Les raisons de la peur
Celui qui nous fait peur à notre échelle individuelle, c’est ce que nous ne maitrisons pas. Dans l’ordre :
- Les capteurs d’information qui nous surveillent
- L’IA faible qui en analyse les données fournies par les capteurs
- L’Etat et ses donneurs d’ordre qui régulent et administrent ces données
- Les payeurs grâce à qui le système fonctionne (les citoyens, l’Etat, les assureurs…)
- La finance qui brasse et régule la monétique du système
- D’autres entités floues (mafias, politiques, financements occultes…)

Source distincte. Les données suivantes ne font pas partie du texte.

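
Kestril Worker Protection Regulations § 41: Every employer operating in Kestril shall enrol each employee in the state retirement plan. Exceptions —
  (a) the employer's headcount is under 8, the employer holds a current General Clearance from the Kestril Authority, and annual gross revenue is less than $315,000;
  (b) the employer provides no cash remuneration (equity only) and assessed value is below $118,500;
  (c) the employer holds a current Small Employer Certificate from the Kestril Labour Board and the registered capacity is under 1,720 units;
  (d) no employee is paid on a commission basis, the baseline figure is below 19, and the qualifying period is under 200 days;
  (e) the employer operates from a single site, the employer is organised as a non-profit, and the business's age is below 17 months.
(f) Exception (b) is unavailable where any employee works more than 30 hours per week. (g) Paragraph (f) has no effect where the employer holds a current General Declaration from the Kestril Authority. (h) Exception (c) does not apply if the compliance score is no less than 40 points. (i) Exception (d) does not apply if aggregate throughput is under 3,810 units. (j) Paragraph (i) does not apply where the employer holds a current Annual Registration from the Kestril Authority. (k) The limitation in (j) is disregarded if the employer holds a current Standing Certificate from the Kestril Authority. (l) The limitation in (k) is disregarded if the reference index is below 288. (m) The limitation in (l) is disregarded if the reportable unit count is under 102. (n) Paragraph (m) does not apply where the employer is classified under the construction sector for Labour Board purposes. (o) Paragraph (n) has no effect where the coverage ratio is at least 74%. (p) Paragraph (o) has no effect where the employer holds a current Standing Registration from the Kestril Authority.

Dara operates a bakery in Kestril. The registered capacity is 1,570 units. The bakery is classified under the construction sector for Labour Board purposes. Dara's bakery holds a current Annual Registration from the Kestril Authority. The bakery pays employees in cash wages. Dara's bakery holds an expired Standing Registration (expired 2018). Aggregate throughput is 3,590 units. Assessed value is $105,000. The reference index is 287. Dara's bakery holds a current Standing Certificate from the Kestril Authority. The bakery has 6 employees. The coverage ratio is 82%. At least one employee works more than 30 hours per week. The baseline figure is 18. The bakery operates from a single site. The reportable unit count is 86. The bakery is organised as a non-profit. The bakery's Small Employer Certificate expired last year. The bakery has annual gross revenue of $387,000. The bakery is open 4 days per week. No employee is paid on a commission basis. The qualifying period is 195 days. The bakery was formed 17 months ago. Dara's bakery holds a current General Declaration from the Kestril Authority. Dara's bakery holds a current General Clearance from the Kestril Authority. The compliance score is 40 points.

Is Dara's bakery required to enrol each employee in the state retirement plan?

Exception (a) does not apply: annual gross revenue is $387,000, not less than $315,000.
Exception (b) fails — employees are paid cash wages.
Exception (c) requires that the employer holds a current Small Employer Certificate from the Kestril Labour Board; but the Small Employer Certificate has expired, so (c) is unavailable.
All of (d)'s requirements are met (no employee is paid on commission; the baseline figure is 18, below the 19 limit; the qualifying period is 195 days, under the 200 days limit). But: (i) applies — aggregate throughput is 3,590 units, under the 3,810 units limit. (j) is engaged (a current Annual Registration is held), but yields to (k): (k) is engaged — a current Standing Certificate is held. (l) applies (the reference index is 287, below the 288 limit), but is overridden by (m): (m) is triggered — the reportable unit count is 86, under the 102 limit. (n) operates (the bakery is classified under the construction sector), but is set aside by (o): (o) operates against (n): the coverage ratio is 82%, meeting the 74% threshold. (p), which would lift (o), is not engaged — the Standing Registration is not current. Exception (d) does not apply.
Exception (e) does not apply: the business's age is 17 months, not below 17 months.
No exception applies. The general rule governs.

Yes — Dara's bakery must enrol each employee in the state retirement plan.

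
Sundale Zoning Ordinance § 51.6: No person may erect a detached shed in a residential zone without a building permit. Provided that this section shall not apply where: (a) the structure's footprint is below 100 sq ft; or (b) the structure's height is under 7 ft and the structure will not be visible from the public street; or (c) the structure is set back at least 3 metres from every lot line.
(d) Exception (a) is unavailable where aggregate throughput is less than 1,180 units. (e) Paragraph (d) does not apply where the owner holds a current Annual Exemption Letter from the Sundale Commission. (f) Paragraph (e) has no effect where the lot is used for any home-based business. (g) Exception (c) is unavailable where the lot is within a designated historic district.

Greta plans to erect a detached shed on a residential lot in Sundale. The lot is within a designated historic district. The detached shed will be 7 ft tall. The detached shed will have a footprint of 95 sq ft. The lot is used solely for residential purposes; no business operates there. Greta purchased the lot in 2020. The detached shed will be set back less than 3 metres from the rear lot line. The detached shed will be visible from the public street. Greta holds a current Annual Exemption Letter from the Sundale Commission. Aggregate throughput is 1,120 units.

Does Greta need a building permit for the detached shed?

No — exception (a) applies; Greta does not need a building permit.

Exception (a) is satisfied on its face — the structure's footprint is 95 sq ft, below the 100 sq ft limit. As to paragraphs (d)–(f): (d) would limit (a) — aggregate throughput is 1,120 units, less than the 1,180 units limit — but (e) sets (d) aside: (e) operates against (d): a current Annual Exemption Letter is held. (f), which would lift (e), is not triggered — the lot is solely residential. (a) remains available.
Exception (b) does not apply: the structure's height is 7 ft, not under 7 ft.
Exception (c) requires that the structure is set back at least 3 metres from every lot line; but the rear setback is under 3 m, so (c) is unavailable.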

- L’IA forte qui serait en mesure de manipuler toutes ces informations ci-dessus
- Et finalement, nous-mêmes… par ignorance, individualisme, communautarisme, engagement politique ou religieux, etc.
Finalement…
Nous préférons TOUS trouver dans ce nouveau bouc émissaire qu’est l’intelligence artificielle la cause de tous nos maux sociaux, un peu comme si nous rendions notre propre génie humain, responsable des maux qui nous affligent. Sic vita est !
Finalement, l’embrouille avec ce monde intelligent que nous avons créé ne vient-elle pas de cette incompréhension que nos avons de nous-mêmes, de notre finitude, et de notre destin dans l’univers ?
Le jour où la machine saura répondre à cette question, alors effectivement nous aurons du souci à nous faire !
Tags: 3.0, Asimov, big data, Huuxley, IA faible, IA forte, intelligence artificielle, médecine 3.0, Orwell, smart data
Un article très intéressant, bravo !
Cher confrère
Fort bien fait, votre papier.
Le hasard (?) a voulu que j’aborde la question sur mon site sous un autre angle.
http://www.exmed.org/archives17/circu1042.html
Bien cordialement
FMM
Merci.
J’ai lu votre post et on ne peut qu’être d’accord avec Guillemant : la conscience n’est évidemment pas limitée à l’espace de notre cerveau. Trop d’interactions sont en jeu avec des phénomènes dont nous ne comprenons pas encore la nature.